Wien - Ungarn wird nach Einschätzung des Wiener Instituts für Internationale Wirtschaftsvergleiche (WIIW) um ein Sparpaket nicht umhinkommen. "Ich glaube nicht, dass Ungarn ohne ein Maßnahmenpaket aus dem Schlamassel herauskommen kann", sagte der Ungarn-Experte des WIIW, Sandor Richter, am Donnerstag vor Journalisten in Wien. Ansonsten könnte das Land in eine Finanzkrise schlittern. Die Risiken, dass es dazu komme, seien wesentlich höher als ohne ein Stabilisierungsprogramm. Nur mit einem massiven Sparprogramm könnten die Staatsfinanzen wieder in Ordnung gebracht werden.

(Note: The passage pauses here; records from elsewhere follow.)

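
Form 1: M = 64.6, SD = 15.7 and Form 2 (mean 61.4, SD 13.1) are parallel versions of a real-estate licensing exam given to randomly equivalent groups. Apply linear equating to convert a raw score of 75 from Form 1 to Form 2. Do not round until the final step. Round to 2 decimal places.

Linear equating: y = (SD_Y/SD_X)(x − M_X) + M_Y
y = (13.1/15.7)(75 − 64.6) + 61.4
y = 0.834395 × 10.4 + 61.4 = 8.6777 + 61.4 = 70.08

70.08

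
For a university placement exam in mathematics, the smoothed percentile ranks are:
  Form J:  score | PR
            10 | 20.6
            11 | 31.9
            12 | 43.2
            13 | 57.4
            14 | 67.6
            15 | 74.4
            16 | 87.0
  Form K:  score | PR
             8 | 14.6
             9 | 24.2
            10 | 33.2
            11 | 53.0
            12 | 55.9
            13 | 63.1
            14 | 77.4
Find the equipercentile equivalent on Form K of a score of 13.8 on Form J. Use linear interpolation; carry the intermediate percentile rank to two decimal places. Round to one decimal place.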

Das Opfer werde sich lohnen, wenn alles gut gehe. Es gehe nun um ein Zurückgeben von Geschenken, die von der Politik seit Jahren ungerechtfertigterweise verteilt worden seien. So sei beispielsweise das Bruttoinlandsprodukt in den Jahren 2001 bis 2005 um 18 Prozent gewachsen, die Realeinkommen jedoch um 30 Prozent, die Pensionen sogar über 30 Prozent. Vor jedem Urnengang die Staatsfinanzen kaputt zu machen, gehe nicht, irgend jemand müsse zur Realität zurückkehren. Ungarn müsse Maßnahmen zur Sanierung der Staatsfinanzen durchführen, um die Glaubwürdigkeit wieder zu gewinnen.

"Vier goldene Jahre"

Das heftig bekämpfte Stabilisierungsprogramm von Premierminister Ferenc Gyurcsany würde wesentlich geringere gesamtwirtschaftliche Auswirkungen haben als das Sparpaket der ungarischen Regierung Mitte der 90er Jahre. Beim privaten Konsum sei beim Durchziehen des Programmes im ersten Jahr lediglich mit einem Rückgang um 1 Prozent zu rechnen, im zweiten Jahr nach dem Sparpaket sollte es bereits zu einem marginalen Wachstum kommen. Beim Sparprogramm 1995 sei es zu einem Rückgang des privaten Konsums um 12 Prozent gekommen. Danach hätten die Ungarn allerdings "vier goldene Jahre" erlebt.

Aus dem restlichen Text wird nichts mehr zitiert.